Some functions have AVX2 implementations, but some of them are just pure std calls.
I'm wondering can std::sort
(1), std::memcpy
(2), and std::accumulate
be vectorized because of the -mavx
flag? So removing that flag can affects the perf of those functions. Thanks.
Yes, they all can. But the details differ.
memcpy
, memmove
and memset
functions are implemented as a part of the C standard library, it is a separately pre-compiled a static or shared library. The implementation there should be vectorized already. However the compilers know their semantic and can replace calls to the C standard library with inline implementation, vectorized if vectorization is applicable.
Substituting memcpy
with inline implementation is especially helpful when the size is known in advance. In this case the inline implementation is certain to outperform the library one, even if the library one is vectorized, because knowing the size is a big benefit.

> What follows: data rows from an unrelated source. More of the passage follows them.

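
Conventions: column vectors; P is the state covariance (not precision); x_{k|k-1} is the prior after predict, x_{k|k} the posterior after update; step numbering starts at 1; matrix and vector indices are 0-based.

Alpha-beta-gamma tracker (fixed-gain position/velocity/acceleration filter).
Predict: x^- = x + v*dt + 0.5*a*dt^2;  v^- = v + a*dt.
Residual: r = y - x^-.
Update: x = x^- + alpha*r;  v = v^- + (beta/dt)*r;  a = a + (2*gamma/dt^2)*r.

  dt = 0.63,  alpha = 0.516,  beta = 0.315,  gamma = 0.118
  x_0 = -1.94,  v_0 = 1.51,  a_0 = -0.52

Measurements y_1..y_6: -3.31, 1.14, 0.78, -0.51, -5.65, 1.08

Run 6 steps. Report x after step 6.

step 1: x_pred=-1.0919  r=-2.2181  x^+=-2.2364  v^+=0.0733  a^+=-1.8389
step 2: x_pred=-2.5552  r=3.6952  x^+=-0.6485  v^+=0.7624  a^+=0.3583
step 3: x_pred=-0.0970  r=0.8770  x^+=0.3555  v^+=1.4266  a^+=0.8798
step 4: x_pred=1.4289  r=-1.9389  x^+=0.4284  v^+=1.0114  a^+=-0.2731
step 5: x_pred=1.0114  r=-6.6614  x^+=-2.4259  v^+=-2.4913  a^+=-4.2341
step 6: x_pred=-4.8357  r=5.9157  x^+=-1.7832  v^+=-2.2010  a^+=-0.7166

x_post = -1.7832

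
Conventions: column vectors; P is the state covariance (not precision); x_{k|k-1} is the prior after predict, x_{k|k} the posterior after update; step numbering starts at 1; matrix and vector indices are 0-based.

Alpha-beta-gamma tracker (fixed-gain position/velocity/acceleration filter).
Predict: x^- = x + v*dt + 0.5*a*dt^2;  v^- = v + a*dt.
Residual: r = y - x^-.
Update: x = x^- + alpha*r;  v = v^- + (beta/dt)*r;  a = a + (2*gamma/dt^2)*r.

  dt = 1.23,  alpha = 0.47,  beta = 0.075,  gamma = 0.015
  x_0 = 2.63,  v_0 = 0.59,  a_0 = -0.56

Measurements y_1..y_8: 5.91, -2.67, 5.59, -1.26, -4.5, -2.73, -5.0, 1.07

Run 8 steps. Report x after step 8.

x_post = -5.8402

step 1: x_pred=2.9321  r=2.9779  x^+=4.3317  v^+=0.0828  a^+=-0.5009
step 2: x_pred=4.0546  r=-6.7246  x^+=0.8940  v^+=-0.9434  a^+=-0.6343
step 3: x_pred=-0.7462  r=6.3362  x^+=2.2318  v^+=-1.3373  a^+=-0.5087
step 4: x_pred=0.2022  r=-1.4622  x^+=-0.4850  v^+=-2.0521  a^+=-0.5376
step 5: x_pred=-3.4157  r=-1.0843  x^+=-3.9253  v^+=-2.7795  a^+=-0.5591
step 6: x_pred=-7.7671  r=5.0371  x^+=-5.3996  v^+=-3.1601  a^+=-0.4593
step 7: x_pred=-9.6340  r=4.6340  x^+=-7.4560  v^+=-3.4424  a^+=-0.3674
step 8: x_pred=-11.9681  r=13.0381  x^+=-5.8402  v^+=-3.0993  a^+=-0.1088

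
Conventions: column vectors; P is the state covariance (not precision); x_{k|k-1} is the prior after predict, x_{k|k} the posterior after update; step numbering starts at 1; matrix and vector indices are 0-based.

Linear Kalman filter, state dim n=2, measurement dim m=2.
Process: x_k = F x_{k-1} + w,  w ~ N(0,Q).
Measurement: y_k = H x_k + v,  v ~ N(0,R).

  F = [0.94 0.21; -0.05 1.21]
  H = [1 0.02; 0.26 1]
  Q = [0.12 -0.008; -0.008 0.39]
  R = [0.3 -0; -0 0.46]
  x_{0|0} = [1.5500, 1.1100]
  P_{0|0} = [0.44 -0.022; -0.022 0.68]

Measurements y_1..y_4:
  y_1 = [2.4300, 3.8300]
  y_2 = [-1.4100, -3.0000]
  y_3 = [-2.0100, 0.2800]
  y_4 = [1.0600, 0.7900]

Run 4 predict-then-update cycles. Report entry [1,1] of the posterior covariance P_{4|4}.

P_post[1,1] = 0.2971

step 1: x^-=[1.6901, 1.2656]  P^-=[0.5301 0.1193; 0.1193 1.3894]  S=[0.8354 0.2855; 0.2855 1.9472]  K=[0.6235 0.0406; -0.0771 0.7407]  nu=[0.7146, 2.1250]  x^+=[2.2220, 2.7846]  P^+=[0.1876 -0.0301; -0.0301 0.3486]
step 2: x^-=[2.6734, 3.2582]  P^-=[0.2893 0.0378; 0.0378 0.9044]  S=[0.5912 0.1313; 0.1313 1.4037]  K=[0.4828 0.0354; -0.0512 0.6561]  nu=[-4.1486, -6.9533]  x^+=[0.4246, -1.0918]  P^+=[0.1453 -0.0215; -0.0215 0.3074]
step 3: x^-=[0.1699, -1.3423]  P^-=[0.2534 0.0391; 0.0391 0.8430]  S=[0.5553 0.1220; 0.1220 1.3405]  K=[0.4495 0.0374; -0.0399 0.6401]  nu=[-2.1530, 1.5781]  x^+=[-0.7390, -0.2461]  P^+=[0.1352 -0.0180; -0.0180 0.2991]
step 4: x^-=[-0.7464, -0.2608]  P^-=[0.2456 0.0414; 0.0414 0.8305]  S=[0.5476 0.1221; 0.1221 1.3286]  K=[0.4414 0.0387; -0.0360 0.6365]  nu=[1.8116, 1.2449]  x^+=[0.1014, 0.4664]  P^+=[0.1328 -0.0167; -0.0167 0.2971]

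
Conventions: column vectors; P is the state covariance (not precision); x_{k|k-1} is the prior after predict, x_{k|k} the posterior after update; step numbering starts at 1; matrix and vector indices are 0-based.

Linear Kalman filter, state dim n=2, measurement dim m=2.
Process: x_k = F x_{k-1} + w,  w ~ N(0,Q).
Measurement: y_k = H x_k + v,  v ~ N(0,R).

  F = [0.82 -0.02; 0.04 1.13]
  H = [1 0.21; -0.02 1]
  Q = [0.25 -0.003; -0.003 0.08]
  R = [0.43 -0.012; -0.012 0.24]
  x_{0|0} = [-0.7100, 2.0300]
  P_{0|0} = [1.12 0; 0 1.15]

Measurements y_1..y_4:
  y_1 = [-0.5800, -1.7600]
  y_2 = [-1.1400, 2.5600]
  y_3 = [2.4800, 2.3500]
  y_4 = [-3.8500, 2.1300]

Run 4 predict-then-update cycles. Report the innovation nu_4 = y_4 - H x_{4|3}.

innov = [-4.7255, 0.1115]

step 1: x^-=[-0.6228, 2.2655]  P^-=[1.0035 0.0077; 0.0077 1.5502]  S=[1.5052 0.3012; 0.3012 1.7903]  K=[0.6925 -0.1234; 0.0499 0.8574]  nu=[-0.4330, -4.0380]  x^+=[-0.4244, -1.2183]  P^+=[0.3059 -0.0318; -0.0318 0.2045]
step 2: x^-=[-0.3236, -1.3937]  P^-=[0.4568 -0.0270; -0.0270 0.3388]  S=[0.8904 0.0231; 0.0231 0.5801]  K=[0.5088 -0.0826; 0.0344 0.5836]  nu=[-0.5237, 3.9472]  x^+=[-0.9162, 0.8920]  P^+=[0.2243 -0.0214; -0.0214 0.1392]
step 3: x^-=[-0.7691, 0.9714]  P^-=[0.4016 -0.0186; -0.0186 0.2562]  S=[0.8350 0.0152; 0.0152 0.4971]  K=[0.4775 -0.0683; 0.0327 0.5151]  nu=[3.0451, 1.3633]  x^+=[0.5917, 1.7733]  P^+=[0.2099 -0.0179; -0.0179 0.1229]
step 4: x^-=[0.4498, 2.0275]  P^-=[0.3918 -0.0155; -0.0155 0.2356]  S=[0.8257 0.0142; 0.0142 0.4764]  K=[0.4716 -0.0630; 0.0327 0.4943]  nu=[-4.7255, 0.1115]  x^+=[-1.7860, 1.9282]  P^+=[0.2071 -0.0166; -0.0166 0.1179]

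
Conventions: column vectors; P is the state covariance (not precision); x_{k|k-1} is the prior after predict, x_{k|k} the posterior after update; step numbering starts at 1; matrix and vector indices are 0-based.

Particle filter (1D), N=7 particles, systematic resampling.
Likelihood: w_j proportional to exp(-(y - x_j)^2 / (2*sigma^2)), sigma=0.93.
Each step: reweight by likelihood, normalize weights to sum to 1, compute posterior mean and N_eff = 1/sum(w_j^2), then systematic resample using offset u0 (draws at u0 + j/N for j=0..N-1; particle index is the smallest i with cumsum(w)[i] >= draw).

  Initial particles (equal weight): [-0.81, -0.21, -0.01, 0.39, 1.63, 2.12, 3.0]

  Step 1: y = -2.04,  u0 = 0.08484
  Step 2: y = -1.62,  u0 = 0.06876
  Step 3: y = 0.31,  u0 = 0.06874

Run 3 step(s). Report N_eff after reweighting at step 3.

step 1: w=[0.6070, 0.2100, 0.1344, 0.0479, 0.0006, 0.0001, 0.0000]  mean=-0.5173  Neff=2.3099  idx=[0, 0, 0, 0, 1, 1, 2]
step 2: w=[0.1904, 0.1904, 0.1904, 0.1904, 0.0881, 0.0881, 0.0622]  mean=-0.6545  Neff=6.0831  idx=[0, 1, 1, 2, 3, 4, 5]
step 3: w=[0.1172, 0.1172, 0.1172, 0.1172, 0.1172, 0.2070, 0.2070]  mean=-0.5616  Neff=6.4776  idx=[0, 1, 3, 4, 5, 5, 6]

N_eff = 6.4776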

For very small known sizes there's nothing to vectorize, this is just movement with general-purpose registers. For middle scale sizes the algorithm would be vectorized and the loop would be fully unrolled. Finally, for large sizes, the compiler may decide calling the C standard libary implementation, as the inline one wouldn't be very much better.
Algorithms like std::accumulate
, reduce
or inner_product
are templated, so they don't have pre-compiled implementation. Usually with plain data types and no suspected aliasing compilers auto-vectorize them perfectly.
For more complex algorithms, the compiler may not have enough capability to auto-vectorize them. In this case, the STL implementation may still be specialized to vectorize them. As an example, there are recent manual vectorization added to STLs, like for mismatch
in libc++ and MSVC STL. Note that the approaches differ for the purposes of your question: libc++ manual vectorization is inlined, and MSVC manual vectorization is separately compiled.
std::sort
is one of the most complex, but still can be vectorized. Check your STL implementation, or your compiler output.
The flag -mavx
/ -mavx2
is likely to affect the algorithms that are auto-vectorized, but not separately compiled, so may or may not affect your case.
Inline implementation (whether auto or maunal vectorization) usually will follow compilation flags.
Separately compiled implementation may be compiled with certain flags, and have specific vector instruction level, or it may use runtime dispatch for multiple levels. Also hypothetically, different separately compiled implementation may be picked depending on flags, but I'm not aware of such examples.